I'm passing through Rhode Island by train looking up stuff to do, but its really hard to read while running on two to three hours of decent sleep. I, ignorantly, thought, "oh I'll just sleep on the train," forgetting how difficult it always was to sleep on the train the last two years of high school. So I'm gonna do boston like a jackass; hopefully find my way to the Liberty Trail and successfully navigate their flawed subway system. My aunt always says-at least once every time I see her- New York was built by mathematicians and Boston was built by drunks. We'll see if my exhausted conditions coincide with the confusing structure of the city, or if they prove to be hopelessly combative. This should be interesting - more later.

Monday, March 12, 2012

Porchetta and the Greatest Thing Your Eyes Will Ever Eat

A couple weeks ago, my roommate and I went out and had an odd number of experiences jumbled into one eccentric friday evening. We nearly successfully recreated this evening several nights ago. We started our night drinking in the comfort of our dorm while simultaneously karoaking very loudly - I'm sure to our floor mates dismay- the Beatles, Queen, and probably a little Selena Gomez (can't really remember). We left in time to just barely catch happy hour, and then we stumbled around the east village until this "little piggy" caught our eyes(cue drum roll for my perfect pun) 

Porchetta ( Small, sweet, and hidden in the most obvious place - New York City. Duh. Though we were reluctant to spend ten dollars on a sandwich from a place we'd never heard of, especially while kind of intoxicated, we took a leap of faith - to be trite - and bought what turned out to to be a moist, soft, and delicious representation of pork. I, for one, am not particularly good at preparing pork -it usually turns out tough- or finding good pork recipes so I tend to try to avoid the fiend entirely. This, however, was most definitely an exception. Stuffed between two crunchy and well toasted slices of bread, the decadent roast pork was seasoned with what I detected as fennel - another thing I'm not so fond of - but not overwhelmingly so. Enough that although we weren't entirely surprised by the taste, we were intrigued and given an incentive to continue eating. I will undoubtedly be finding myself back there sometime soon.

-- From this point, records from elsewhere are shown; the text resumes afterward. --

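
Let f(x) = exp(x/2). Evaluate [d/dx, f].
\frac{e^{\frac{x}{2}}}{2}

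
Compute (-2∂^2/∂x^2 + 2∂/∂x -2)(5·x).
10 - 10 x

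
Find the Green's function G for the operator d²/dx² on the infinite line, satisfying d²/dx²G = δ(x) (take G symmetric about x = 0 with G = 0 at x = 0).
\frac{|x|}{2}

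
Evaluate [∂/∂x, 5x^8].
40 x^{7}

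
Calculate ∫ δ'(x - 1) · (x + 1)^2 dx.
-4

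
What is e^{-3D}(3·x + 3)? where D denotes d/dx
3 x - 6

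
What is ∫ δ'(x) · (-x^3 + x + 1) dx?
-1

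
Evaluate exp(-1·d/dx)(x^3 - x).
x \left(x^{2} - 3 x + 2\right)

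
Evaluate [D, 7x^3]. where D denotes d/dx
21 x^{2}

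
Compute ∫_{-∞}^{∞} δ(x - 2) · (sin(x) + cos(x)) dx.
\cos{\left(2 \right)} + \sin{\left(2 \right)}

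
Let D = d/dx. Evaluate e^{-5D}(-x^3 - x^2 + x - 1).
- x^{3} + 14 x^{2} - 64 x + 94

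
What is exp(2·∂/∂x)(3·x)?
3 x + 6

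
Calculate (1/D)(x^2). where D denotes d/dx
\frac{x^{3}}{3}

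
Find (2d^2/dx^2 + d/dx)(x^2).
2 x + 4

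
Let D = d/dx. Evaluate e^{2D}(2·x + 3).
2 x + 7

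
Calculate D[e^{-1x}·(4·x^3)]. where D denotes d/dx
4 x^{2} \left(3 - x\right) e^{- x}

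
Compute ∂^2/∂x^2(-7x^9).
- 504 x^{7}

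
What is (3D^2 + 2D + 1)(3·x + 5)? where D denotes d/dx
3 x + 11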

The next restaurant was certainly different. We came across it during our original adventure so I won't pretend like it was some magical portal we discovered for the first time the other night; but it certainly is a magical portal. Quoting the restaurant Panna II( it is where "chili pepper lights meets christmas lights." This quote is an understatement. Walking into that restaurant is like operating on a piƱata. As you sit at your table you almost forget that you're eating. You become mesmerized by what looks like fireworks at very close proximity. The lights are not meant to deflect from their food. Their food could stand alone - its good Indian food, not amazing and not revolutionary - but their food is not why a line of people stand in thirty degree weather waiting for a seat for an undetermined amount of time and its not why it can't help but fill up to capacity every weekend. The picture can only convey so much and honestly I think its only a matter of time before New York City recognizes this spectacle as a national monument. If you don't plan on going to any restaurant besides Applebees - if you can even find one - during your stay in New York, at least make it down to to this hot spot in the frigid east village.

Well I think I've done enough rambling for tonight. Tomorrow I'll be picnicking in central park. More to come.